The most used formula is quite easy:

Gordon growth model formula

Where:

  • D0 = Cash flows at a future point in time which is immediately prior to N+1, or at the end of period N, which is the final year in the projection period
  • k = Discount Rate
  • g = Growth Rate

Most of the times when I see a DCF model, Terminal Value is calculated with the formula above. Wikipedia is quoting this formula as a go-to.

What’s actually wrong?

When using the formula above, you imply that D1 = D0*(1+g). And that is not always true.

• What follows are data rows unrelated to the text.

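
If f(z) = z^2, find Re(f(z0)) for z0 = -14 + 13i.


Step 1: z0 = -14 + 13i
Step 2: z0^2 = (-14)^2 - 13^2 - 364i
Step 3: real part = 196 - 169 = 27

27


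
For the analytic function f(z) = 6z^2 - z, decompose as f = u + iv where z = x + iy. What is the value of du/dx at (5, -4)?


Step 1: f(z) = 6(x+iy)^2 - (x+iy) + 0
Step 2: u = 6(x^2 - y^2) - x + 0
Step 3: u_x = 12x - 1
Step 4: At (5, -4): u_x = 60 - 1 = 59

59


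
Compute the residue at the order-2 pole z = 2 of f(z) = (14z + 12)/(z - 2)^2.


Step 1: Pole of order 2 at z = 2
Step 2: Res = lim d/dz [(z - 2)^2 * f(z)] as z -> 2
Step 3: (z - 2)^2 * f(z) = 14z + 12
Step 4: d/dz[14z + 12] = 14

14


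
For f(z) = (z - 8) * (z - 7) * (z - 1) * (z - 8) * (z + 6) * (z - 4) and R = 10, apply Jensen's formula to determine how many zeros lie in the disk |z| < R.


Jensen's formula: (1/2pi)*integral log|f(Re^it)|dt = log|f(0)| + sum_{|a_k|<R} log(R/|a_k|)
Step 1: f(0) = (-8) * (-7) * (-1) * (-8) * 6 * (-4) = -10752
Step 2: log|f(0)| = log|8| + log|7| + log|1| + log|8| + log|-6| + log|4| = 9.2828
Step 3: Zeros inside |z| < 10: 8, 7, 1, 8, -6, 4
Step 4: Jensen sum = log(10/8) + log(10/7) + log(10/1) + log(10/8) + log(10/6) + log(10/4) = 4.5327
Step 5: n(R) = number of terms in the Jensen sum = count of zeros inside |z| < 10 = 6

6


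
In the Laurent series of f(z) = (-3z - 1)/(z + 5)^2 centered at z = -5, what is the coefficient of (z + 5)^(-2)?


Step 1: Write the numerator in powers of (z + 5): -3z - 1 = -3(z + 5) + (-3*(-5) - 1) = -3(z + 5) + 14
Step 2: Divide by (z + 5)^2: f(z) = 14(z + 5)^(-2) - 3(z + 5)^(-1)
Step 3: This finite sum is the Laurent series of f about z = -5.
Step 4: Coefficient of (z + 5)^(-2) = -3*(-5) - 1 = 14

14


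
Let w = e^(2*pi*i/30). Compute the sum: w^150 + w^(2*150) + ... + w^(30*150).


Step 1: The sum sum_{j=1}^{n} w^(k*j) equals n if n | k, else 0.
Step 2: Here n = 30, k = 150
Step 3: Does n divide k? 30 | 150 -> True
Step 4: Sum = 30

30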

Well, for evaluation of a company or a project such assumption is actually false most of the time.

Let’s see an example of simple FCF calculation for a company in two last projection periods:

Example1

In order to calculate Terminal Value based on this most of people (just as Wikipedia tells you) will do the following math:

Terminal value = 12.8 x (1+3%)/(15%-3%) = 109.9

Seems legit?

Let’s take a closer look at what we actually did there with the CF. In the table below I explicitly calculated the implied Cash Flow for N+1 Period. As we implied, that D1 = D0*(1+g), I actually just multiplied by (1+3%) every component of the CF.

Example2

Try to spot what’s wrong:

  • Change in NWC is actually greater than the change in Revenue. It is not even close to 25% NWC/Revenue ratio used in the projection period.
  • There is a constant delta between CAPEX and Depreciation of 1.2 or 25% which is preserved through future perpetuity. Probably, NOPLAT would also need to be reconsidered as Depreciation is a part of it.

There are other ways to demonstrate same discrepancies in resulting values.

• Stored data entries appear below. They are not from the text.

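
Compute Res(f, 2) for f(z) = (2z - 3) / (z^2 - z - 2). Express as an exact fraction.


Step 1: Q(z) = z^2 - z - 2 = (z - 2)(z + 1)
Step 2: Q'(z) = 2z - 1
Step 3: Q'(2) = 3, P(2) = 1
Step 4: Res = P(2)/Q'(2) = 1/3 = 1/3

1/3


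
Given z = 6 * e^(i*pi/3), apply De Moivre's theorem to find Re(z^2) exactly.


Step 1: By De Moivre's theorem, z^2 = 6^2 * e^(i*2*pi/3) = 36 * (cos(2*pi/3) + i*sin(2*pi/3))
Step 2: |z|^2 = 6^2 = 36
Step 3: The angle 2*pi/3 already lies in [0, 2*pi)
Step 4: cos(2*pi/3) = -1/2
Step 5: Re(z^2) = 36 * (-1/2) = -18

-18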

The reasons for getting such absurd numbers are that D0*(1+g) formula is actually a convenient shortcut to calculate “Dividend/CashFlow in the first terminal period”. Growth Rate in Gordon model formula should apply to CF/Dividends. Yet we determine g based on estimated economic growth, which corresponds to revenue growth. In the end, it turns out that we took parameters which do not scale linearly with the growth rate and then tried to implicitly scale them in Gordon Growth formula

From now on I will be focusing on NWC as it is easier to illustrate, requires less judgment on company’s performance and has a greater impact than CAPEX-Depreciation issue.

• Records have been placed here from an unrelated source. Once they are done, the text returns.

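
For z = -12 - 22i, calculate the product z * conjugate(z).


Step 1: conj(z) = -12 + 22i
Step 2: z * conj(z) = (-12)^2 + (-22)^2
Step 3: = 144 + 484 = 628

628


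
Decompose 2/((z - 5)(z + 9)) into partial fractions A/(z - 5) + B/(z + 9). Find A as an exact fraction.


Step 1: Multiply both sides by (z - 5) and set z = 5
Step 2: A = 2 / (5 + 9)
Step 3: A = 2 / 14
Step 4: A = 1/7

1/7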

What are the implications?

If we recalculate Change in NWC of N+1 period using our 25% ratio, we can now calculate Terminal Value = D1 /(15%-3%). New figures are colored green. Red corresponds to the previous calculation of (1+3%) multiplication.

Example3

First, now Change in NWC makes much more sense.

Second, there is 25% difference between old and new Terminal Values. Depending on other inputs, this may result in 5% difference of Enterprise or Equity value of a company.

How to modify your Terminal value calculations?

There are multiple options:

  1. Explicitly calculate the CashFlow for the N+1 period like we did in the example above
  • Best option in my opinion. That way you may double-check your assumptions on every CashFlow component.
  1. Ignore it. There are 2 considerations:
  • The resulting error may be greater or smaller depending on internal business ratios and on N-1 period parameters. If your growth in N period is close to Terminal Growth Rate then the error will be negligible. But if your project has significant growth rate or one-off factors in N period, the error will be huge.
  • Ignoring the error usually results in lesser TV, which may be regarded as a conservative approach.
  1. Use calculation hacks to keep error under control. I have seen people using various ways to adjust the CF used for Gordon Formula. Although they do not remove calculation error, they guarantee, that its value is fairly small:
  • Set Change in NWC to 0
  • Set CAPEX = Depreciation

Final thoughts

Gordon Growth Model is great as it allows for a simple and rememberable way to simplify quite complex value calculations. The formula is one of the fundamentals of modern investment analysis. Yet it has its limitations and hidden assumptions that should be taken into consideration when creating your own financial models.